Goldman Sachs recently released its 2026 outlook report for the US automotive and industrial technology sectors, highlighting strong performance in 2025, with both industrial tech and auto stocks outperforming the S&P 500. Looking ahead to 2026, the firm expects industrial tech stocks to continue leading the market, driven by cyclical recovery and long-term growth opportunities in data centers/artificial intelligence (AI), energy infrastructure, and robotics automation. Meanwhile, for the auto sector, given that industry sales have normalized historically with limited growth prospects, investors should adopt a selective approach, focusing on stocks with company-specific catalysts.
**2025 Performance: Strong but Volatile** Year-to-date in 2025, Goldman Sachs-covered automotive original equipment manufacturers (OEMs) and Tier 1 suppliers have seen a median stock price increase of 23%, while industrial tech stocks surged 63%, compared to the S&P 500's 16% gain. This outperformance reflects both end-demand trends and valuation multiple expansion. However, the sectors exhibited significant volatility. Auto stocks plunged in spring due to tariff policy shocks but later rebounded as tariff levels eased, while data center-related stocks fluctuated amid changing expectations for hyperscale capital expenditures.
**2026 Outlook: Industrial Tech to Lead, Auto Stocks Require Selectivity** Goldman Sachs expects interest rate cuts to support valuations in 2026, but their actual impact on stock performance will depend on the macroeconomic backdrop. Historical data suggests that if rate cuts are not recession-driven—similar to the 1995–1997 period—covered stocks tend to perform well. The firm’s economics team projects limited US recession risks, with real GDP growth of 2–2.5% in 2026.
For industrial tech, cyclical recovery post-inventory destocking and structural growth in data centers/AI, energy infrastructure, and robotics automation are key drivers. Goldman Sachs has significantly raised its capital expenditure estimates for major hyperscalers, forecasting growth of 79% in 2025 and 36% in 2026. Defensive names like Keysight Technologies (KEYS.US), Amphenol (APH.US), and TE Connectivity (TEL.US)—all rated "Buy"—could outperform in tighter market conditions.

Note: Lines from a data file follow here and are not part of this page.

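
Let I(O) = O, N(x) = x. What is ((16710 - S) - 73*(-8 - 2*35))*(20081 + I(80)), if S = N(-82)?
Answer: 453340246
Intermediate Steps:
S = -82
((16710 - S) - 73*(-8 - 2*35))*(20081 + I(80)) = ((16710 - 1*(-82)) - 73*(-8 - 2*35))*(20081 + 80) = ((16710 + 82) - 73*(-8 - 70))*20161 = (16792 - 73*(-78))*20161 = (16792 + 5694)*20161 = 22486*20161 = 453340246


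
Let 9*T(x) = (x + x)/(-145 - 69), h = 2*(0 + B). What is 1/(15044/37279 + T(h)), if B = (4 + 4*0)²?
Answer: 35899677/13294444 ≈ 2.7004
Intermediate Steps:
B = 16 (B = (4 + 0)² = 4² = 16)
h = 32 (h = 2*(0 + 16) = 2*16 = 32)
T(x) = -x/963 (T(x) = ((x + x)/(-145 - 69))/9 = ((2*x)/(-214))/9 = ((2*x)*(-1/214))/9 = (-x/107)/9 = -x/963)
1/(15044/37279 + T(h)) = 1/(15044/37279 - 1/963*32) = 1/(15044*(1/37279) - 32/963) = 1/(15044/37279 - 32/963) = 1/(13294444/35899677) = 35899677/13294444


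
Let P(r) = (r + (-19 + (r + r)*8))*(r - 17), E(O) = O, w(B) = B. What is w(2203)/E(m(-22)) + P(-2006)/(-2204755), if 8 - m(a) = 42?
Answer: -1029140841/10708810 ≈ -96.102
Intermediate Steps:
m(a) = -34 (m(a) = 8 - 1*42 = 8 - 42 = -34)
P(r) = (-19 + 17*r)*(-17 + r) (P(r) = (r + (-19 + (2*r)*8))*(-17 + r) = (r + (-19 + 16*r))*(-17 + r) = (-19 + 17*r)*(-17 + r))
w(2203)/E(m(-22)) + P(-2006)/(-2204755) = 2203/(-34) + (323 - 308*(-2006) + 17*(-2006)²)/(-2204755) = 2203*(-1/34) + (323 + 617848 + 17*4024036)*(-1/2204755) = -2203/34 + (323 + 617848 + 68408612)*(-1/2204755) = -2203/34 + 69026783*(-1/2204755) = -2203/34 - 9860969/314965 = -1029140841/10708810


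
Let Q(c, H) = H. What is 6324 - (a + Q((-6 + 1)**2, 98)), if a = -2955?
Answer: 9181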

In contrast, the auto sector faces muted growth, with global production at historical norms and low single-digit sales growth expected in 2025–2026. Goldman favors selective picks such as General Motors (GM.US), BorgWarner (BWA.US), and Visteon (VC.US). While lower rates may benefit pricing structures over volume growth, exposure to Chinese automakers’ global expansion could be a competitive edge for suppliers.
**Key Themes and Trends** Goldman highlights data centers and physical AI as critical themes. Data center and AI infrastructure demand remains robust in 2025, with focus shifting to profitability amid evolving capex trends and tech transitions (e.g., Rubin, Rubin Ultra, and ASIC chips). In electronic manufacturing services (EMS) and power/cooling, firms like Flex (FLEX.US), Jabil (JBL.US), and Vertiv (VRT.US) are poised for margin expansion, while component suppliers like Amphenol and TE Connectivity benefit from rising per-device content.
Autonomous driving commercialization is accelerating, with focus now on scalability and profitability. By end-2026, leading players’ operational cities are projected to expand from 3 (US-only in early 2025) to ~20 globally, impacting profits for autonomous service providers, automakers, and suppliers. Tesla (TSLA.US) holds cost advantages in robotaxis, but software adaptability and mileage will dictate earnings. Its physical AI bets, particularly humanoid robots (Optimus), target mass production by 2026 (Gen 3) and 10 billion annual units long-term, though scaling may take years.